かちゃ、とオーストリアさんが置いたカップに、おかわりの紅茶をそそぐ。(ちなみにオーストリアさんの家からティーセット一式持参だ。)
見回す限りに、人。…いや、人ではない。国だ。
これだけ集まると、ちょっと圧巻。
というか、これだけいたんだ、という感想も、ある。
さっきまでやかましかったアメリカとイギリスのケンカは終わっている。

アメリカはカナダとフランスの二人のところへ突入しにいって、イギリスはというと、何故か、日本さんと追いかけっこをしていた。(というか、早足で逃げる日本さんをひたすらおいかけていた。)
天気は晴天。

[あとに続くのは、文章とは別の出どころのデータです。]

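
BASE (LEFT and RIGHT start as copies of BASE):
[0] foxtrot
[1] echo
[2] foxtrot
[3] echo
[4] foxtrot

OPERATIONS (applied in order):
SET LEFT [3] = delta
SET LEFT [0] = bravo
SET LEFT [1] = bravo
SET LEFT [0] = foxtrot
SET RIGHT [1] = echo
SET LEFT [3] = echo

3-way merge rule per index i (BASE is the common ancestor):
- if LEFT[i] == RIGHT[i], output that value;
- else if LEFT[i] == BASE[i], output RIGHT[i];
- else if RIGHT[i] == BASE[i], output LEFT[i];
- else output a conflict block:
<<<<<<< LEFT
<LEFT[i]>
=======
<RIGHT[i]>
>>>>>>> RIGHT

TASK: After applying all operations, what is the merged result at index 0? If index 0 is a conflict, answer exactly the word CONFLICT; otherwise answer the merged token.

Answer: foxtrot

Derivation:
Final LEFT:  [foxtrot, bravo, foxtrot, echo, foxtrot]
Final RIGHT: [foxtrot, echo, foxtrot, echo, foxtrot]
i=0: L=foxtrot R=foxtrot -> agree -> foxtrot
i=1: L=bravo, R=echo=BASE -> take LEFT -> bravo
i=2: L=foxtrot R=foxtrot -> agree -> foxtrot
i=3: L=echo R=echo -> agree -> echo
i=4: L=foxtrot R=foxtrot -> agree -> foxtrot
Index 0 -> foxtrot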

みんな楽しそうだし、アメリカもたまにはいいことするな、と小さく笑う。

「どうしました、ハンガリー?」
問われて、いいえ。なんでも。と返す。
周りがどんなにいつもと違っても、彼と私は、変わらない。
いつもと同じように紅茶を飲んで、みんなを眺める。
…そういう、変わらないものっていうのも、きっと大事だと思う。
「…ハンガリー、私のことはいいから、他の人と話してきてもいいんですよ?」
「いいんです。…迷子になったオーストリアさん、この中から探し当てるの大変でしょうし。」
しれっと言ってやると、何も言い返せなくなったらしい。黙って紅茶をのんでいた。思わずくすくす笑ってしまう。

「…それに。」
「それに?」
「こうしてるのが、幸せなんです。」
「…いつもと何も変わりませんよ?」
「はい。」
それでも。…いや、だからこそ。幸せなのだ。変わらない日々を過ごせるということが。

「…ハンガリー。」
「はい?」
おかわりをいただけますか、と紅茶を差し出され、はい。と笑顔で返事をした。